WASHINGTON – Even as President Trump continues to equivocate on Russia's interference in the 2016 presidential election, his new chief of staff as recently as last week took a strong public stand affirming the U.S. intelligence community's conclusion that the Kremlin tried to influence the election in favor of Trump.
Trump announced Friday he is replacing his chief of staff, Reince Priebus, with retired Marine Corps general John Kelly, his Homeland Security secretary. But it's unclear whether the two will see eye to eye on one of the major issues dogging Trump's White House.
Last week, at the Aspen Security Forum, Kelly was among several top national security officials who backed the government's conclusion that Russia carried out a campaign of cyberattacks and fake news to influence the election in favor of Trump.

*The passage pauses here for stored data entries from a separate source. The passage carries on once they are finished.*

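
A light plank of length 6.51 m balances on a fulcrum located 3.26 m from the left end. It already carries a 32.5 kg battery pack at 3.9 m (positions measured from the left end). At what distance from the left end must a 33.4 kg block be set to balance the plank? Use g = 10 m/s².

x ≈ 2.64 m from the left end

About the fulcrum (at 3.26 m from the left end):
Battery pack: 32.5 × 10 = 325 N down at 3.9 m → arm 0.64 m, τ = 325 × 0.64 = 208 N·m clockwise.
Net moment of existing loads = 208 N·m clockwise.
The block weighs 33.4 × 10 = 334 N and must supply an equal counterclockwise moment, so its lever arm about the fulcrum is 208 / 334 = 0.623 m.
That puts it at 3.26 − 0.623 = 2.64 m from the left end.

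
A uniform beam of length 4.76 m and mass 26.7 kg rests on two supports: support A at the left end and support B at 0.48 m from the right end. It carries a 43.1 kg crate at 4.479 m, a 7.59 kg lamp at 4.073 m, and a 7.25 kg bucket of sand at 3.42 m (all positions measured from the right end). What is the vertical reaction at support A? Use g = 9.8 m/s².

Sum moments about support B (its reaction then has zero moment arm).
Beam weight: 26.7 × 9.8 = 261.7 N down at 2.38 m → arm 1.9 m, τ = 261.7 × 1.9 = 497.2 N·m counterclockwise.
Crate: 43.1 × 9.8 = 422.4 N down at 4.479 m → arm 3.999 m, τ = 422.4 × 3.999 = 1689 N·m counterclockwise.
Lamp: 7.59 × 9.8 = 74.38 N down at 4.073 m → arm 3.593 m, τ = 74.38 × 3.593 = 267.2 N·m counterclockwise.
Bucket of sand: 7.25 × 9.8 = 71.05 N down at 3.42 m → arm 2.94 m, τ = 71.05 × 2.94 = 208.9 N·m counterclockwise.
Net load moment about support B = 2662 N·m counterclockwise.
Reaction R at support A is upward at 4.76 m, arm 4.28 m → moment R × 4.28 clockwise.
Στ = 0 ⇒ R × 4.28 = 2662 ⇒ R = 622 N.

R_A ≈ 622 N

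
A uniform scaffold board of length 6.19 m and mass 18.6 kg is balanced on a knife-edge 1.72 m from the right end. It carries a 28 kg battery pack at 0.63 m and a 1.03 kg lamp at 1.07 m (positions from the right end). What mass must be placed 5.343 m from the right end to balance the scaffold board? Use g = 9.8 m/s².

m ≈ 1.55 kg

Taking torques about the knife-edge (at 1.72 m from the right end):
Beam weight: 18.6 × 9.8 = 182.3 N down at 3.095 m → arm 1.375 m, τ = 182.3 × 1.375 = 250.7 N·m counterclockwise.
Battery pack: 28 × 9.8 = 274.4 N down at 0.63 m → arm 1.09 m, τ = 274.4 × 1.09 = 299.1 N·m clockwise.
Lamp: 1.03 × 9.8 = 10.09 N down at 1.07 m → arm 0.65 m, τ = 10.09 × 0.65 = 6.559 N·m clockwise.
Net moment of known loads = 54.96 N·m clockwise.
An unknown mass m at 5.343 m has arm 3.623 m; its moment is m·g·3.623 counterclockwise.
Setting net torque to zero: m × 9.8 × 3.623 = 54.96 → m = 54.96 / (9.8 × 3.623) = 1.55 kg.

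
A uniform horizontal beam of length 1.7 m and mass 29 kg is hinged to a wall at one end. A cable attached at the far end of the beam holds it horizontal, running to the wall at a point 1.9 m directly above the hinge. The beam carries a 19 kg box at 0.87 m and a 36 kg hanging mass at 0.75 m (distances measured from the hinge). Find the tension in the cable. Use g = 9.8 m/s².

T ≈ 527 N

Choose the hinge as the axis so the unknown hinge reaction has zero arm there.
Beam weight: 29 × 9.8 = 284.2 N down at 0.85 m → arm 0.85 m, τ = 284.2 × 0.85 = 241.6 N·m clockwise.
Box: 19 × 9.8 = 186.2 N down at 0.87 m → arm 0.87 m, τ = 186.2 × 0.87 = 162 N·m clockwise.
Hanging mass: 36 × 9.8 = 352.8 N down at 0.75 m → arm 0.75 m, τ = 352.8 × 0.75 = 264.6 N·m clockwise.
Total clockwise load moment = 668.2 N·m.
The cable tension T acts at 1.7 m; only its component perpendicular to the beam, T sinθ, produces torque. sinθ = h/√(h²+d²) = 1.9/√(1.9²+1.7²) = 0.7452.
Στ = 0 ⇒ T × 1.7 × 0.7452 = 668.2 ⇒ T = 668.2 / 1.267 = 527 N.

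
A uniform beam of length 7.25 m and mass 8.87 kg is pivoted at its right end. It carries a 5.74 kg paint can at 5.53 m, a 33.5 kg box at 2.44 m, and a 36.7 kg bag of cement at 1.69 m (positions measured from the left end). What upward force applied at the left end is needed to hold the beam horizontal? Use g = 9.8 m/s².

Taking torques about the right end:
Beam weight: 8.87 × 9.8 = 86.93 N down at 3.625 m → arm 3.625 m, τ = 86.93 × 3.625 = 315.1 N·m counterclockwise.
Paint can: 5.74 × 9.8 = 56.25 N down at 5.53 m → arm 1.72 m, τ = 56.25 × 1.72 = 96.75 N·m counterclockwise.
Box: 33.5 × 9.8 = 328.3 N down at 2.44 m → arm 4.81 m, τ = 328.3 × 4.81 = 1579 N·m counterclockwise.
Bag of cement: 36.7 × 9.8 = 359.7 N down at 1.69 m → arm 5.56 m, τ = 359.7 × 5.56 = 2000 N·m counterclockwise.
Net moment of the loads = 3991 N·m counterclockwise.
The upward force F acts at the left end, arm 7.25 m, giving F × 7.25 clockwise.
Setting net torque to zero: F × 7.25 = 3991 → F = 3991 / 7.25 = 550 N.

F ≈ 550 N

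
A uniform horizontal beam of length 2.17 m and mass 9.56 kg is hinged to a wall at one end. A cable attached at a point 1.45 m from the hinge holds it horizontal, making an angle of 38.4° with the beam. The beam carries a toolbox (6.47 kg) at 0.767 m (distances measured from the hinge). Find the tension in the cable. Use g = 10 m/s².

Sum moments about the hinge (the unknown hinge reaction has zero arm there).
Beam weight: 9.56 × 10 = 95.6 N down at 1.085 m → arm 1.085 m, τ = 95.6 × 1.085 = 103.7 N·m clockwise.
Toolbox: 6.47 × 10 = 64.7 N down at 0.767 m → arm 0.767 m, τ = 64.7 × 0.767 = 49.62 N·m clockwise.
Total clockwise load moment = 153.3 N·m.
The cable tension T acts at 1.45 m; only its component perpendicular to the beam, T sinθ, produces torque. sin 38.4° = 0.6211.
For rotational equilibrium, T × 1.45 × 0.6211 = 153.3, so T = 153.3 / 0.9006 = 170 N.

T ≈ 170 N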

Kelly joined CIA Director Mike Pompeo, White House Homeland Security and Counter-terrorism adviser Tom Bossert and Director of National Intelligence Dan Coats who all expressed their support last week for the intelligence community's findings.
Yet Kelly now walks into a White House where the president and his top staffers have been consumed by questions about the Trump campaign's contacts with Russia and an ongoing Justice Department inquiry into possible coordination between the campaign and Moscow.
Trump, infuriated by the ongoing Russia probes, has called the investigations a "witch hunt" and has not yet condemned Moscow for its actions. He also has cast doubt on the intelligence community's unqualified assessment that Russia was to blame.
Kelly went beyond acknowledging the intelligence assessment, and spoke last week at length about the government's efforts to counter future cyberattacks by Russia.
With the 2018 elections looming, Kelly said the U.S. has been offering assistance to state election officials to bolster their defenses. At least 21 state election systems were targeted by Russia during 2016, federal authorities said.
But Kelly said local authorities continue to be wary of any federal intervention.
"We don't want you involved in our election policies,'' Kelly said, recounting a now-common refrain from state officials.
"I think they would be nuts if they don't accept help,'' the secretary said.
Earlier this month, Trump still did not say whether he believes the intelligence community's assessment, even after his meetings with Russian President Vladimir Putin at the G-20 Summit in Hamburg, Germany.
"I'm not saying it wasn't Russia,'' Trump said on July 13.